Eodnhoj7 wrote: ↑Mon Aug 13, 2018 6:43 pm
"I exist" is an objective statement
I don't see that it is. As "I exist" is only ever said by he/she that is considering it, with their particular understanding of "I" and "existence," such that it's always "subjective."
"I think, therefore I am," is not a valid form of objectivity. A rock doesn't think, (as far as we know), yet it is.
that exists seperate from
the subjective experience of "I".
This is all anyone ever really has, as one cannot exist outside oneself, so as to truly objectify oneself. Self shall always be attached in some way.
Our experience is only ever subjective.
That which "exists outside of us" observes an inherent connect boundary between dual relativistic positions of inside and outside.
So are you attempting to converse with me or simply stroke your ego?

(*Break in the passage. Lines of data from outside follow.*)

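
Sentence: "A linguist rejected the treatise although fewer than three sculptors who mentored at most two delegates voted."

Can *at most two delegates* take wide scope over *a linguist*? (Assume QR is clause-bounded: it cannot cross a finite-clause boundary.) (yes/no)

No

*at most two delegates* is embedded in the relative clause *who mentored at most two delegates*, which is itself inside the adjunct *although fewer than three sculptors who mentored at most two delegates voted*.
The quantifier would have to escape first the RC and then the adjunct — two independent island violations.
The inverse ordering *at most two delegates* > *a linguist* is therefore underivable.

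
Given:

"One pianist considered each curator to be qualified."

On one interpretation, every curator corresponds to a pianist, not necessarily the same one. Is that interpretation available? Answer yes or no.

The paraphrase describes the scope ordering *each curator* > *one pianist*.
*each curator* is the subject of an ECM infinitive — the infinitival complement of an ECM verb is not a scope island, so *each curator* can raise into the matrix clause.
Clause-internal QR can adjoin the lower DP above the subject, yielding the inverse reading.

Yes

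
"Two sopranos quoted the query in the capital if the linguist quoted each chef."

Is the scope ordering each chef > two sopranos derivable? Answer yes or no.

The target quantifier *each chef* is part of the adjunct clause *if the linguist quoted each chef*.
Scope out of an adjunct clause is unavailable: QR respects the adjunct-island constraint.
So *each chef* cannot raise high enough to outscope *two sopranos*; only the surface ordering *two sopranos* > *each chef* is available.

No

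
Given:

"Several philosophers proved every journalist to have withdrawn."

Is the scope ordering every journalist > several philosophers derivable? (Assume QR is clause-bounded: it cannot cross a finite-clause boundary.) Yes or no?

*every journalist* is the subject of an ECM infinitive — the infinitival complement of an ECM verb is not a scope island, so *every journalist* can raise into the matrix clause.
QR within a single clause is free, so the lower quantifier may take scope over the higher one.

Yes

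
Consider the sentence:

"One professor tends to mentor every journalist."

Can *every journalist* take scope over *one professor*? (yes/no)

Yes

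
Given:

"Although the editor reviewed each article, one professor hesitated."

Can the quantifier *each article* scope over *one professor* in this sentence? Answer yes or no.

The target quantifier *each article* is part of the adjunct clause *although the editor reviewed each article*.
Since the clause is an adjunct (not a complement), the Adjunct Condition blocks QR across its edge.
The ordering *each article* > *one professor* is therefore underivable.

No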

When I took philosophy we came to a so called thought experiment that they believed would make one think, instead it made me laugh, and it dropped philosophy down a notch, as to me believing that it had the final say on what is and is not knowledge. It was a first year students class, so I guess they expected 18 & 19 year olds fresh out of high school that they could impress with bull shit. But I was 36 and recently honorably discharged from the USN after working in, on and around multi-million dollar aircraft. In them, flying missions; on them, as preventative maintenance; and around them, maintaining their support equipment. I had left with 13 credit hours short of a technical degree, just an associates. Anyway, when they posed the "tree falling in the forest" 'thought experiment,' asking if it made any sound if no one was there to hear it, I just had to laugh. Because my job while flying sorties was all about sound and electromagnetic energy, as picked up by our various sensors, so I immediately saw the "thought experiment" as absurd. As everyone with the training I'd had knows, it certainly makes a sound, at least on this planet, with this atmosphere.
In the above instance, science (physics) trumped philosophy, unless they were just joking...

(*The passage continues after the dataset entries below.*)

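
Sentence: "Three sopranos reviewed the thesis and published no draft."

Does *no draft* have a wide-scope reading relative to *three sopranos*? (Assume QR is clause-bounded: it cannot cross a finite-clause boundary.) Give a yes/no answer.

No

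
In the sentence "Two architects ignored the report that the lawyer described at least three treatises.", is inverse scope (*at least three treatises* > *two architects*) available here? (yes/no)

No

The DP *at least three treatises* is contained in the complex NP *the report that the lawyer described at least three treatises*.
A that-clause complement to a noun is an island; QR cannot cross the NP boundary.
*at least three treatises* is confined to the island and cannot take scope over *two architects*.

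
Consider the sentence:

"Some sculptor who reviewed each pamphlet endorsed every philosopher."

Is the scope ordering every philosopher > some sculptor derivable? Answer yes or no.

The RC *who reviewed each pamphlet* is an island, but *every philosopher* is not inside it — it is the matrix object, a clausemate of *some sculptor*.
Ordinary QR to a clause-peripheral position gives the wide-scope LF for the lower DP.

Yes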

I suspect that's what you're trying to do with your sentence above, I mean, I know what each word means, but together they just don't seem to jibe. And what may be the problem, is that I haven't memorized the entire dictionary so as to know every single definition for every single word, it's just too much work. Usually the original meaning of a word is the one I'm familiar with. Which is why I didn't go too much further in college, I was beginning to see how people get lost in words not really knowing what the hell they were saying, or so it surely seemed. I was never really interested in majoring or minoring in English. After all, I didn't have any problems understanding or speaking to people involved in aerospace. They begged me to stay, when I told them I was leaving. My 16 years of service had proven I was someone that could get the job done with a very high attention to detail, or so they said in my final evals.